Motor City Metal Records

Rezensent

Dennis

Nach dem tollen Auftritt beim zweiten Keep it True Festival durfte man gespannt sein, was Halloween (US) auf Platte noch zustande bringen würden. Erschienen sind nun innerhalb von einem kurzen Zeitraum eine EP und diese CD hier, die sich "Horror Fire" nennt und ein sehr zwiespältiges Licht wirft. Beginnen wir - analog zum Album - mit der Schokoladenseite, die Halloween während der ersten 30 Minuten präsentieren.
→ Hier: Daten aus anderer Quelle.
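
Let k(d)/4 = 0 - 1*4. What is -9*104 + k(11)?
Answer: -952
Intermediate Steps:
k(d) = -16 (k(d) = 4*(0 - 1*4) = 4*(0 - 4) = 4*(-4) = -16)
-9*104 + k(11) = -9*104 - 16 = -936 - 16 = -952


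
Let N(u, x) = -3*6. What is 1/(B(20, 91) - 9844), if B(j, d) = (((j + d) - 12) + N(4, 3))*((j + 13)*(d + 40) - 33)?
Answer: 1/337646 ≈ 2.9617e-6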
Und das ist US-Metal auf ALLERHÖCHSTEM NIVEAU! Ob "Wake Up Screaming", "Halloween Night" oder "The Crush", hier prallt eine wunderbar düstere Atmosphäre auf herrlich klischeebeladene Texte und feinste US-Riffs, die ein ums andere Mal an King Diamond bzw. Mercyful Fate erinnern und mit der vorzüglichen Gesangsleistung von Brian Thomas geradewegs auf den Metal-Olymp zusteuern. Noch geiler wird es dann allerdings mit dem Zwischenspiel "The End and the Beginning", das einfach nur herrlich ins Konzept von Halloween paßt und durch und durch Heavy Metal ist (MUSS MAN GEHÖRT HABEN!), gefolgt vom famosen "Nobody's Home", bei dem es kaum noch ein Halten gibt. Wirklich grandios!

Leider sinkt das Niveau dann aber beträchtlich, denn nicht nur hat sich mit dem anschließenden "Rage" ein auf modern getrimmter Rohrkrepierer eingeschleust, auch in der Folge klingen die Songs zum Teil wesentlich zeitgemäßer, so daß mit "12" gleich noch ein zweiter Song enthalten ist, den man getrost hätte weglassen können. Bei einer Gesamtspielzeit von gut 68 Minuten hätte dies nichtmal sonderlich weh getan. Zwischendurch gibt's zwar immer nochmal ein paar kleinere Lichtblicke zu hören, wie z.B. "13", das mir trotz seiner etwas moderneren Riffs wieder ziemlich gut gefällt, das Niveau der ersten 30 Minuten erreichen Halloween aber nicht mehr. Schon verwunderlich ein solcher Bruch, der nicht nur die Klasse der Musik betrifft, sondern auch deren Ausrichtung. Da könnte man fast vermuten, das Material sei ursprünglich für das modernere Soloprojekt von Sänger Thomas vorgesehen gewesen. Schade, aber da die erste Hälfte der CD wirklich genial ist, solltet ihr nichtsdestotrotz ein Auge auf "Horror Fire" werfen. Erhältlich ist die Scheibe für 15,50 Euro bei Hellion Records.